Joanne Liu's remarks on Saturday come a day after Sierra Leone imposed a three-week daytime curfew in the last Ebola-hit areas in a bid to curb a resurgence of the deadly virus, which has killed about 3,900 people in the country.
Neighboring Liberia was declared Ebola-free in May, but hopes that Sierra Leone and Guinea would quickly follow suit have been dashed in recent weeks.
"We are still making the same mistakes as we did in the past," said Liu. "We know now that engaging the community in the response is essential. But we also know that leadership at the government level is absolutely essential."

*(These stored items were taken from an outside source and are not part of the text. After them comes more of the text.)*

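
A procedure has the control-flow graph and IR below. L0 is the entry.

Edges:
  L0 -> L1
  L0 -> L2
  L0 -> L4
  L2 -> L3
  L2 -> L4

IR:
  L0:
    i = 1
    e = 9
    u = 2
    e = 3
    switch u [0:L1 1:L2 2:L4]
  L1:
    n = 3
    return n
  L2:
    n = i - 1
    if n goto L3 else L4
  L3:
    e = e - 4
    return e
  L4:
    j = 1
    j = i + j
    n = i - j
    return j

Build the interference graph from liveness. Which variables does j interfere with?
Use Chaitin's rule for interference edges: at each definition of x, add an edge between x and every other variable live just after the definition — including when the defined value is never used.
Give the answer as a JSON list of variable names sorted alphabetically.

Answer: ["i", "n"]

Derivation:
def/use:
  L0: def={e,i,u} ue=∅
  L1: def={n} ue=∅
  L2: def={n} ue={i}
  L3: def={e} ue={e}
  L4: def={j,n} ue={i}

Backward fixpoint:
  live L0: ∅→{e,i}
  live L1: ∅→∅
  live L2: {e,i}→{e,i}
  live L3: {e}→∅
  live L4: {i}→∅

Interference:
  e↔{i,n,u}
  i↔{e,j,n,u}
  j↔{i,n}
  n↔{e,i,j}
  u↔{e,i}

N(j) = ["i", "n"]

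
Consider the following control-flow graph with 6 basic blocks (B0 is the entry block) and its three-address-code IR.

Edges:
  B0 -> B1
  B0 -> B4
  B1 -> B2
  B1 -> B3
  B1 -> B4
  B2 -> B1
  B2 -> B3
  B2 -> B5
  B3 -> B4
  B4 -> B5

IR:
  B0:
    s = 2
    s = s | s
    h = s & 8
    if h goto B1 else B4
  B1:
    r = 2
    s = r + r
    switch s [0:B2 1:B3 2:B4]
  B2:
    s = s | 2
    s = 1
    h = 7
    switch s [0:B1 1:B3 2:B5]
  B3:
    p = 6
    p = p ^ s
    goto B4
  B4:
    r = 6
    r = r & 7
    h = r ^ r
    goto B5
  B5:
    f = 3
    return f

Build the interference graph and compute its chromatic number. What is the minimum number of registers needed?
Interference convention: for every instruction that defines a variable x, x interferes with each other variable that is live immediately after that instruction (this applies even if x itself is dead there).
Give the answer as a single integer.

Answer: 2

Working:
Per-block:
  B0: {h,s} / ∅
  B1: {r,s} / ∅
  B2: {h,s} / {s}
  B3: {p} / {s}
  B4: {h,r} / ∅
  B5: {f} / ∅

Liveness:
  B0: in=∅ out=∅
  B1: in=∅ out={s}
  B2: in={s} out={s}
  B3: in={s} out=∅
  B4: in=∅ out=∅
  B5: in=∅ out=∅

Interference:
  f: ∅
  h: {s}
  p: {s}
  r: ∅
  s: {h,p}

Chromatic number:
  lower bound: {h,s} mutually conflict ⇒ χ ≥ 2
  2-colouring: r0={f,r,s}  r1={h,p}
  χ = 2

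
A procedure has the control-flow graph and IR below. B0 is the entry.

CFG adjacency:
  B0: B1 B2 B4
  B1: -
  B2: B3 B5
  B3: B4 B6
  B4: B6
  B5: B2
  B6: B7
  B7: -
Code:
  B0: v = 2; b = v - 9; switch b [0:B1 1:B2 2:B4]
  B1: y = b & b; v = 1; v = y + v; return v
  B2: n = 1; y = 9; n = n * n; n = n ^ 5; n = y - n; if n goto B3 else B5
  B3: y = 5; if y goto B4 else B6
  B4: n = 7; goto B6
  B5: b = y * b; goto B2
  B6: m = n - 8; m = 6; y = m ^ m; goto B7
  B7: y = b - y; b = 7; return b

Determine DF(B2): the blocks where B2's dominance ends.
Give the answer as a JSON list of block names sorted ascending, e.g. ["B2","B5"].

idom tree: B1←B0 B2←B0 B3←B2 B4←B0 B5←B2 B6←B0 B7←B6
Join-block Dom:
  B2: preds {B0,B5}: {B0} ∩ {B0,B2,B5} = {B0}; idom=B0
  B4: preds {B0,B3}: {B0} ∩ {B0,B2,B3} = {B0}; idom=B0
  B6: preds {B3,B4}: {B0,B2,B3} ∩ {B0,B4} = {B0}; idom=B0

Frontier:
  B2←B0: walk · to B0
  B2←B5: walk B5→B2 to B0
  B4←B0: walk · to B0
  B4←B3: walk B3→B2 to B0
  B6←B3: walk B3→B2 to B0
  B6←B4: walk B4 to B0
  B0: DF=∅
  B1: DF=∅
  B2: DF={B2,B4,B6}
  B3: DF={B4,B6}
  B4: DF={B6}
  B5: DF={B2}
  B6: DF=∅
  B7: DF=∅

DF(B2) = ["B2", "B4", "B6"]

Answer: ["B2", "B4", "B6"]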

Liu said that when "certain political interests are prioritized over the response to the epidemic, this does not work," an apparent reference to Guinea, where the issue of combating Ebola has been a subject of debate between President Alpha Conde and the opposition.
The World Health Organization (WHO) said on Wednesday the retreat of the virus "has stalled", after a second consecutive weekly increase in incidences of Ebola in Guinea and Sierra Leone.
One of the deadliest viruses known to man, Ebola is spread only through direct contact with the bodily fluids of an infected person showing symptoms, such as fever or vomiting.